The contest for the opening day start at the keystone has been the most hotly contested position battle of the
spring winter, but JUCO transfer Chase Vergason appears to have separated himself a bit from freshman T.J. Costen with strong performances in the weekend scrimmages.
Defensive back Ahmad Christian (not a typo) was also getting some looks at second base during winter practice. He was initially thought to be too unpolished (as a result of his football commitments) to make the opening day roster, and yet here he stands. But it would still be a shocker if he saw the field for the Yardcocks in 2011.
It will be no small task for the Vergason/Costen tandem to fill the shoes of the legendary, departed Scott Wingo, who will be most remembered for his heroic defensive performances in Omaha and having plus plus hair and rose red cheeks. After having a bat most accurately characterized as "good enough for second base" during his first three years in Columbia, Wingo put together a stellar .337/.467/.429 line in his finale. That is not an asset that will be easy to replace.

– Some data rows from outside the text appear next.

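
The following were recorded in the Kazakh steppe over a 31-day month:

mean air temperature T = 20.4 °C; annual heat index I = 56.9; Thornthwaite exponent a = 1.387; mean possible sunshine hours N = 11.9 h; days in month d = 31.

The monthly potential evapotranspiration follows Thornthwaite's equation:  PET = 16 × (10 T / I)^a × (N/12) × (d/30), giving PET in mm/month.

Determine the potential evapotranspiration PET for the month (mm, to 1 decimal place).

96.3 mm

10T/I = 10 × 20.4 / 56.9 = 3.5852
(10T/I)^a = 3.5852^1.387 = 5.8764
Uncorrected PET = 16 × 5.8764 = 94.022 mm
Correction = (N/12)(d/30) = (11.9/12)(31/30) = 1.0247
PET = 94.022 × 1.0247 = 96.344 mm/month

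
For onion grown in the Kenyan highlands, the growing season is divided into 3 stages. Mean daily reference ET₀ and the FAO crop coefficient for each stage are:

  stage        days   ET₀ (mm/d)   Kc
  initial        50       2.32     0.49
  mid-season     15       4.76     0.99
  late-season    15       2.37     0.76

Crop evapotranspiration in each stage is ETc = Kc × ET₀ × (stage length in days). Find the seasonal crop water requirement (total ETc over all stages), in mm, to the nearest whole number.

155 mm

initial: 0.49 × 2.32 × 50 = 56.84 mm
mid-season: 0.99 × 4.76 × 15 = 70.69 mm
late-season: 0.76 × 2.37 × 15 = 27.02 mm
Seasonal total = 154.55 mm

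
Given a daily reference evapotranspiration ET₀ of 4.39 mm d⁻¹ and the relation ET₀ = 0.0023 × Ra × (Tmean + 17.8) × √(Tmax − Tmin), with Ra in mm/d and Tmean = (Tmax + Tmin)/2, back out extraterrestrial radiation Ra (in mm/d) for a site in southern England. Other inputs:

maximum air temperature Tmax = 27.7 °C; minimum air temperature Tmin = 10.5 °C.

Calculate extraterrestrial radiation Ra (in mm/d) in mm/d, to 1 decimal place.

12.5 mm/d

Tmean = 19.10 °C; √ΔT = 4.1473
Ra = ET₀ / [0.0023 × (Tmean+17.8) × √ΔT] = 4.39 / (0.0023 × 36.90 × 4.1473) = 12.472 mm/d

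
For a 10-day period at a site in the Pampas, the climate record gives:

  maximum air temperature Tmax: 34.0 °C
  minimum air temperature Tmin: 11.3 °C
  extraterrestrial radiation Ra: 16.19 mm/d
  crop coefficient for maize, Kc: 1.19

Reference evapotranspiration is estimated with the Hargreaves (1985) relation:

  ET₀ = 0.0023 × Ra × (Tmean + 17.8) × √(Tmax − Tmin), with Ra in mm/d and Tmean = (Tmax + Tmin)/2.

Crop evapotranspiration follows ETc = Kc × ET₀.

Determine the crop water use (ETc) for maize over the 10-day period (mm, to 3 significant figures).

Tmean = (34.0 + 11.3)/2 = 22.65 °C
ET₀ = 0.0023 × 16.19 × (22.65 + 17.8) × √22.7 = 0.0023 × 16.19 × 40.45 × 4.7645 = 7.1765 mm/d
ETc = Kc × ET₀ = 1.19 × 7.1765 = 8.5400 mm/d
Over 10 days: 8.5400 × 10 = 85.400 mm

85.4 mm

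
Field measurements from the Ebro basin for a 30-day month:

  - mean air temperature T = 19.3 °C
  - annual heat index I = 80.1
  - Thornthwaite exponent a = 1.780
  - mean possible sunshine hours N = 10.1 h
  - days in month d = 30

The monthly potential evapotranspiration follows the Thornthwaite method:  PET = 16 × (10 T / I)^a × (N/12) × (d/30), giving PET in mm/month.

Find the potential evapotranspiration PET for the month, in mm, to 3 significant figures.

64.4 mm

10T/I = 10 × 19.3 / 80.1 = 2.4095
(10T/I)^a = 2.4095^1.780 = 4.7844
Uncorrected PET = 16 × 4.7844 = 76.550 mm
Correction = (N/12)(d/30) = (10.1/12)(30/30) = 0.8417
PET = 76.550 × 0.8417 = 64.432 mm/month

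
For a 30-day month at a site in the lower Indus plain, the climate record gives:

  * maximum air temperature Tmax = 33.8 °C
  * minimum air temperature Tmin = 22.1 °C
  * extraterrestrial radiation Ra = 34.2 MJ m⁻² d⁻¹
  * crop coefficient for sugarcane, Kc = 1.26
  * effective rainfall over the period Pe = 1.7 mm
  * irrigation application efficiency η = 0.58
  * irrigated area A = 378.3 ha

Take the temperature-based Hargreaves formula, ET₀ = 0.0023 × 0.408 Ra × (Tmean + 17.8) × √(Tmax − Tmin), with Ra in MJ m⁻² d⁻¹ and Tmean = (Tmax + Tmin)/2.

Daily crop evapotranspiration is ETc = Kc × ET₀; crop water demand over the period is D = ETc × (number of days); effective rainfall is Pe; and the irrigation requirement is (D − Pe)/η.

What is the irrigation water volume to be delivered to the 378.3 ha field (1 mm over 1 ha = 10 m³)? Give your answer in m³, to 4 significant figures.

Tmean = (33.8 + 22.1)/2 = 27.95 °C
0.408 Ra = 0.408 × 34.2 = 13.9536 mm/d equivalent
ET₀ = 0.0023 × 13.9536 × (27.95 + 17.8) × √11.7 = 0.0023 × 13.9536 × 45.75 × 3.4205 = 5.0222 mm/d
ETc = Kc × ET₀ = 1.26 × 5.0222 = 6.3280 mm/d
Crop demand D = ETc × 30 d = 6.3280 × 30 = 189.840 mm
D − Pe = 189.840 − 1.7 = 188.140 mm
Gross irrigation = 188.140 / 0.58 = 324.379 mm
Volume = 324.379 mm × 378.3 ha × 10 = 1227125.8 m³

1227000 m³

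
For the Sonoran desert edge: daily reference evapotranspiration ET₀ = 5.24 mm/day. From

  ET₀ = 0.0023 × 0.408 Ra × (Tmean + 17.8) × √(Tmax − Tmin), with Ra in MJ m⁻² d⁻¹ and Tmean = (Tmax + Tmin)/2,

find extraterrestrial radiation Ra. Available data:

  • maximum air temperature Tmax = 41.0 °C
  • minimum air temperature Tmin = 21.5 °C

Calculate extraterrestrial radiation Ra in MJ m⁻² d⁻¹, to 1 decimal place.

Tmean = (41.0+21.5)/2 = 31.25 °C; ΔT = 19.5
Ra = ET₀ / [0.0023 × 0.408 × (Tmean+17.8) × √ΔT]
   = 5.24 / (0.0023 × 0.408 × 49.05 × 4.4159) = 25.780 MJ m⁻² d⁻¹

25.8 MJ m⁻² d⁻¹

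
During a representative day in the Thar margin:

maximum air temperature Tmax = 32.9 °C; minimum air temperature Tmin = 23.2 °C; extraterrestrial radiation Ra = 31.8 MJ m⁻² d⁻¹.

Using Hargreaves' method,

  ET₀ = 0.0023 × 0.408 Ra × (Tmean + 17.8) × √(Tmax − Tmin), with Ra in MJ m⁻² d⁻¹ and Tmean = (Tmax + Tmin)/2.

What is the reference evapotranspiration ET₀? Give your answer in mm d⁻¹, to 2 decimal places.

4.26 mm d⁻¹

Tmean = (32.9 + 23.2)/2 = 28.05 °C
0.408 Ra = 0.408 × 31.8 = 12.9744 mm/d equivalent
ET₀ = 0.0023 × 12.9744 × (28.05 + 17.8) × √9.7 = 0.0023 × 12.9744 × 45.85 × 3.1145 = 4.2613 mm/d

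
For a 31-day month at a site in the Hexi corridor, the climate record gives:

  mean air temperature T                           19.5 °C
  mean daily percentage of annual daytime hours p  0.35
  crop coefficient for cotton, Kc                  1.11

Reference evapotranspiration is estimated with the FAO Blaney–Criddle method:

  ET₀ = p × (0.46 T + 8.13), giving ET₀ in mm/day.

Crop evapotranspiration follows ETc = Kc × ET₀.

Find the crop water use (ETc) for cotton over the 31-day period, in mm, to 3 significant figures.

ET₀ = 0.35 × (0.46 × 19.5 + 8.13) = 0.35 × 17.100 = 5.9850 mm/d
ETc = Kc × ET₀ = 1.11 × 5.9850 = 6.6434 mm/d
Over 31 days: 6.6434 × 31 = 205.945 mm

206 mm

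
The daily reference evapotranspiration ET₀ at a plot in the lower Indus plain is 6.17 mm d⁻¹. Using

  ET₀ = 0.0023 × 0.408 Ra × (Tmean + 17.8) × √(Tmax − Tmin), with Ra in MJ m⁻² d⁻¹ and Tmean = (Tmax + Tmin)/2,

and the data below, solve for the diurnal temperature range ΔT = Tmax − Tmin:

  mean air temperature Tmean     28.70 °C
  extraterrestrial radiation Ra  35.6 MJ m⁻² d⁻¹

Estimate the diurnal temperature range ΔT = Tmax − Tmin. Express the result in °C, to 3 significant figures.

√ΔT = ET₀ / [0.0023 × 0.408 × Ra × (Tmean+17.8)] = 6.17 / (0.0023 × 14.5248 × 46.50) = 3.9719
ΔT = 3.9719² = 15.776 °C

15.8 °C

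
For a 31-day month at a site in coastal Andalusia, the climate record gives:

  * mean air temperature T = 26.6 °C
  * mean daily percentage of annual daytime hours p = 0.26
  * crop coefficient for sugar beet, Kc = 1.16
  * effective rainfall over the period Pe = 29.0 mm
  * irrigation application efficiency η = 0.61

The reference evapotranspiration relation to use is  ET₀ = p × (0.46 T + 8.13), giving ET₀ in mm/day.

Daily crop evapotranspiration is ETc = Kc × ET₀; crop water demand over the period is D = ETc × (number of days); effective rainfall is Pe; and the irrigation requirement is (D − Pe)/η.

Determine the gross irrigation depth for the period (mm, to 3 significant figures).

ET₀ = 0.26 × (0.46 × 26.6 + 8.13) = 0.26 × 20.366 = 5.2952 mm/d
ETc = Kc × ET₀ = 1.16 × 5.2952 = 6.1424 mm/d
Crop demand D = ETc × 31 d = 6.1424 × 31 = 190.414 mm
D − Pe = 190.414 − 29.0 = 161.414 mm
Gross irrigation = 161.414 / 0.61 = 264.613 mm

265 mm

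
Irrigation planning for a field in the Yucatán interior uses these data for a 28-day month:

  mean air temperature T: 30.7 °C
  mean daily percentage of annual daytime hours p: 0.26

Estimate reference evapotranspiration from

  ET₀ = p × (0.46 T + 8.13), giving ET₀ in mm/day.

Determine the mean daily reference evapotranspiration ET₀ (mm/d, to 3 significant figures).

5.79 mm/d

ET₀ = 0.26 × (0.46 × 30.7 + 8.13) = 0.26 × 22.252 = 5.7855 mm/d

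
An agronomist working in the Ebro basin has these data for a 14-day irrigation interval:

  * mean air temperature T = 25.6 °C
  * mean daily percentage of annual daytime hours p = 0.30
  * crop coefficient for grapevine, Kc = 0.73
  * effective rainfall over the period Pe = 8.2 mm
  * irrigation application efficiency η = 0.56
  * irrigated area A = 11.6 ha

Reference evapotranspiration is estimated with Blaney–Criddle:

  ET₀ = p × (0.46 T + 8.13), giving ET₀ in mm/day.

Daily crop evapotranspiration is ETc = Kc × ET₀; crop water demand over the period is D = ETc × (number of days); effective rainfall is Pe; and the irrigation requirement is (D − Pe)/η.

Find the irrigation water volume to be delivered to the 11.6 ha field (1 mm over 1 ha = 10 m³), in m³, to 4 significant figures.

ET₀ = 0.30 × (0.46 × 25.6 + 8.13) = 0.30 × 19.906 = 5.9718 mm/d
ETc = Kc × ET₀ = 0.73 × 5.9718 = 4.3594 mm/d
Crop demand D = ETc × 14 d = 4.3594 × 14 = 61.032 mm
D − Pe = 61.032 − 8.2 = 52.832 mm
Gross irrigation = 52.832 / 0.56 = 94.343 mm
Volume = 94.343 mm × 11.6 ha × 10 = 10943.8 m³

10940 m³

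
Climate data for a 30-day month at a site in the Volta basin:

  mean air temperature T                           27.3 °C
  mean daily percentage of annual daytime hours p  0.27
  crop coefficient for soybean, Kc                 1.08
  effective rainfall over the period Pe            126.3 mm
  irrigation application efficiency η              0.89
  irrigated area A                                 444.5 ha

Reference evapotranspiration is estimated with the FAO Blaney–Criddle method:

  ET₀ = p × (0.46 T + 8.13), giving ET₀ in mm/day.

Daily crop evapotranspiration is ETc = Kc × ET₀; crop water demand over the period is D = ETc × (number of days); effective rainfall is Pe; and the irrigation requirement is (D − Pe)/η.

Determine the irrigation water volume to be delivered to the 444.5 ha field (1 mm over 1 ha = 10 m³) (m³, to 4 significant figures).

ET₀ = 0.27 × (0.46 × 27.3 + 8.13) = 0.27 × 20.688 = 5.5858 mm/d
ETc = Kc × ET₀ = 1.08 × 5.5858 = 6.0327 mm/d
Crop demand D = ETc × 30 d = 6.0327 × 30 = 180.981 mm
D − Pe = 180.981 − 126.3 = 54.681 mm
Gross irrigation = 54.681 / 0.89 = 61.439 mm
Volume = 61.439 mm × 444.5 ha × 10 = 273096.4 m³

273100 m³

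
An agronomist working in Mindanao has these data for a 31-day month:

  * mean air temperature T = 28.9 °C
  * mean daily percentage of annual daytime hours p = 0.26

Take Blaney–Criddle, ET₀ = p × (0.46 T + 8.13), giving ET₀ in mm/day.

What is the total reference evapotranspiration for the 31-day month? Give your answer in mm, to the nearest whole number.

ET₀ = 0.26 × (0.46 × 28.9 + 8.13) = 0.26 × 21.424 = 5.5702 mm/d
Monthly total = 5.5702 × 31 = 172.676 mm

173 mm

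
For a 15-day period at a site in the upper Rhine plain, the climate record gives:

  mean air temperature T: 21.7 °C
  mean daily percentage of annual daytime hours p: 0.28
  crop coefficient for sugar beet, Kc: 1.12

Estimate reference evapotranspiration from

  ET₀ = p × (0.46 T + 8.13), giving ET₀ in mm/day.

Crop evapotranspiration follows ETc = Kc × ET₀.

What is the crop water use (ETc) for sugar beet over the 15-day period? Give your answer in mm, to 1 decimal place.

85.2 mm

ET₀ = 0.28 × (0.46 × 21.7 + 8.13) = 0.28 × 18.112 = 5.0714 mm/d
ETc = Kc × ET₀ = 1.12 × 5.0714 = 5.6800 mm/d
Over 15 days: 5.6800 × 15 = 85.200 mm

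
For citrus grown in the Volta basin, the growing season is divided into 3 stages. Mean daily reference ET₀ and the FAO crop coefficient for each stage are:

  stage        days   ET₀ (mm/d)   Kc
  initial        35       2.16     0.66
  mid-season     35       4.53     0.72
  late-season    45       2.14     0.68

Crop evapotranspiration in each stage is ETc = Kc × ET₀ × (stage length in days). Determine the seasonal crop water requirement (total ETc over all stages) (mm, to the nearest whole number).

230 mm

initial: 0.66 × 2.16 × 35 = 49.90 mm
mid-season: 0.72 × 4.53 × 35 = 114.16 mm
late-season: 0.68 × 2.14 × 45 = 65.48 mm
Seasonal total = 229.54 mm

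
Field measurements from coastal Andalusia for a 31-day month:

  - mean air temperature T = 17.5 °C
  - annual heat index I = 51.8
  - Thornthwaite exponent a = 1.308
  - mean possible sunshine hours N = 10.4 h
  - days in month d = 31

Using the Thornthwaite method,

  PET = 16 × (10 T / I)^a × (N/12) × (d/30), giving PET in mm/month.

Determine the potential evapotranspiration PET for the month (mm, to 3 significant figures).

10T/I = 10 × 17.5 / 51.8 = 3.3784
(10T/I)^a = 3.3784^1.308 = 4.9153
Uncorrected PET = 16 × 4.9153 = 78.645 mm
Correction = (N/12)(d/30) = (10.4/12)(31/30) = 0.8956
PET = 78.645 × 0.8956 = 70.434 mm/month

70.4 mm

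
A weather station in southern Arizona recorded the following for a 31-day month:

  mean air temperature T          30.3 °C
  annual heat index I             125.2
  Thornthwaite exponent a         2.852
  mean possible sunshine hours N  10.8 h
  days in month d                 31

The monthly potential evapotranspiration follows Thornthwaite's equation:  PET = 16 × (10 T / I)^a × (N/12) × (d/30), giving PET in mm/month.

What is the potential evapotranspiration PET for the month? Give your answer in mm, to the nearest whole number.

185 mm

10T/I = 10 × 30.3 / 125.2 = 2.4201
(10T/I)^a = 2.4201^2.852 = 12.4363
Uncorrected PET = 16 × 12.4363 = 198.981 mm
Correction = (N/12)(d/30) = (10.8/12)(31/30) = 0.9300
PET = 198.981 × 0.9300 = 185.052 mm/month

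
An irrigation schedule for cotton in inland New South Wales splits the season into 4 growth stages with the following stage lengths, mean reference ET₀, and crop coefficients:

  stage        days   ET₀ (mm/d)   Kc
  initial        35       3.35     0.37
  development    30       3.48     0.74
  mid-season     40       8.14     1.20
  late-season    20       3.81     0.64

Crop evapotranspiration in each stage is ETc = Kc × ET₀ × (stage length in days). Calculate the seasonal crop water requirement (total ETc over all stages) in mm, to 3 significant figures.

560 mm

initial: 0.37 × 3.35 × 35 = 43.38 mm
development: 0.74 × 3.48 × 30 = 77.26 mm
mid-season: 1.20 × 8.14 × 40 = 390.72 mm
late-season: 0.64 × 3.81 × 20 = 48.77 mm
Seasonal total = 560.13 mm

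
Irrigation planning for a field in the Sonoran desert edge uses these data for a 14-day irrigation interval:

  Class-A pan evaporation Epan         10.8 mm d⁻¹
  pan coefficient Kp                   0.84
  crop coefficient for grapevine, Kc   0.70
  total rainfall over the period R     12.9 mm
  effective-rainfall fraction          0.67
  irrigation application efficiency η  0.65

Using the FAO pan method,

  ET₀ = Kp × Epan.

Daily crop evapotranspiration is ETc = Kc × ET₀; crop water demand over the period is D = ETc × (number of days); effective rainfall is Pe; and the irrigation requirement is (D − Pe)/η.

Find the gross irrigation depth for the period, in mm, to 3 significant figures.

ET₀ = 0.84 × 10.8 = 9.0720 mm/d
ETc = Kc × ET₀ = 0.70 × 9.0720 = 6.3504 mm/d
Crop demand D = ETc × 14 d = 6.3504 × 14 = 88.906 mm
Pe = 0.67 × 12.9 = 8.643 mm
D − Pe = 88.906 − 8.643 = 80.263 mm
Gross irrigation = 80.263 / 0.65 = 123.482 mm

123 mm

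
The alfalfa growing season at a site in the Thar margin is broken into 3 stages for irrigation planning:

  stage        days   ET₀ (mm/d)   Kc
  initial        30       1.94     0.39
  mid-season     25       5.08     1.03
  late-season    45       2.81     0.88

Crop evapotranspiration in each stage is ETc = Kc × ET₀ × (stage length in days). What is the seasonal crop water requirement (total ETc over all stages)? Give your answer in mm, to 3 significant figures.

265 mm

initial: 0.39 × 1.94 × 30 = 22.70 mm
mid-season: 1.03 × 5.08 × 25 = 130.81 mm
late-season: 0.88 × 2.81 × 45 = 111.28 mm
Seasonal total = 264.79 mm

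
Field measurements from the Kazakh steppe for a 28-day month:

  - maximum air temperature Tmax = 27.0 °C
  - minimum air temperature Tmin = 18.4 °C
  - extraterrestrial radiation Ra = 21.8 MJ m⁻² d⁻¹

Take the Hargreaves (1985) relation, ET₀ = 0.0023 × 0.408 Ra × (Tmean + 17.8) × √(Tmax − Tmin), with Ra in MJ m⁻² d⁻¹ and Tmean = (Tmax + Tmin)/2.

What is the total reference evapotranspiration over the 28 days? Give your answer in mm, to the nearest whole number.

Tmean = (27.0 + 18.4)/2 = 22.70 °C
0.408 Ra = 0.408 × 21.8 = 8.8944 mm/d equivalent
ET₀ = 0.0023 × 8.8944 × (22.70 + 17.8) × √8.6 = 0.0023 × 8.8944 × 40.50 × 2.9326 = 2.4297 mm/d
Over 28 days: 2.4297 × 28 = 68.032 mm

68 mm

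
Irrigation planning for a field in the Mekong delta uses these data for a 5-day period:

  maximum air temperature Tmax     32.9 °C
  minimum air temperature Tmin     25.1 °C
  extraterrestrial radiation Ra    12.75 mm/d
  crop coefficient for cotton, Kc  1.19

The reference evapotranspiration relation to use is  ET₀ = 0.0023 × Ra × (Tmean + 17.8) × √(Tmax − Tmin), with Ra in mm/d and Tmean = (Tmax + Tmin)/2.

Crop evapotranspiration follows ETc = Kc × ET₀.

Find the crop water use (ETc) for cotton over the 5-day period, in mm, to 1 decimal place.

Tmean = (32.9 + 25.1)/2 = 29.00 °C
ET₀ = 0.0023 × 12.75 × (29.00 + 17.8) × √7.8 = 0.0023 × 12.75 × 46.80 × 2.7928 = 3.8329 mm/d
ETc = Kc × ET₀ = 1.19 × 3.8329 = 4.5612 mm/d
Over 5 days: 4.5612 × 5 = 22.806 mm

22.8 mm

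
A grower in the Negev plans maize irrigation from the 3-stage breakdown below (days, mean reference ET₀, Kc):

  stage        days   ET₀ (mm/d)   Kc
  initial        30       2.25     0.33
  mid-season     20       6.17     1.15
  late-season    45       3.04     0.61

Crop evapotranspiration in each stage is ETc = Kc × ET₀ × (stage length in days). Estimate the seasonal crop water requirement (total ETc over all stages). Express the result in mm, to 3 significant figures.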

As you might imagine, detailed scouting reports on junior college players are hard to come by. (Not everyone is as college baseball crazed as we Gamecock fans are). So for now, I'm willing to accept Ray Tanner's seal of approval on Mr. Vergason. But T.J. Costen may yet push Vergason for plate appearances as the year wears on. Costen was very good at the plate in the scrimmages, but struggled with inconsistency in the field. Given his track record, it should be no surprise that Tanner went with the more defensively solid option. And, considering that he's being called upon to replace four fifths of his starting infield, it's hard to blame him.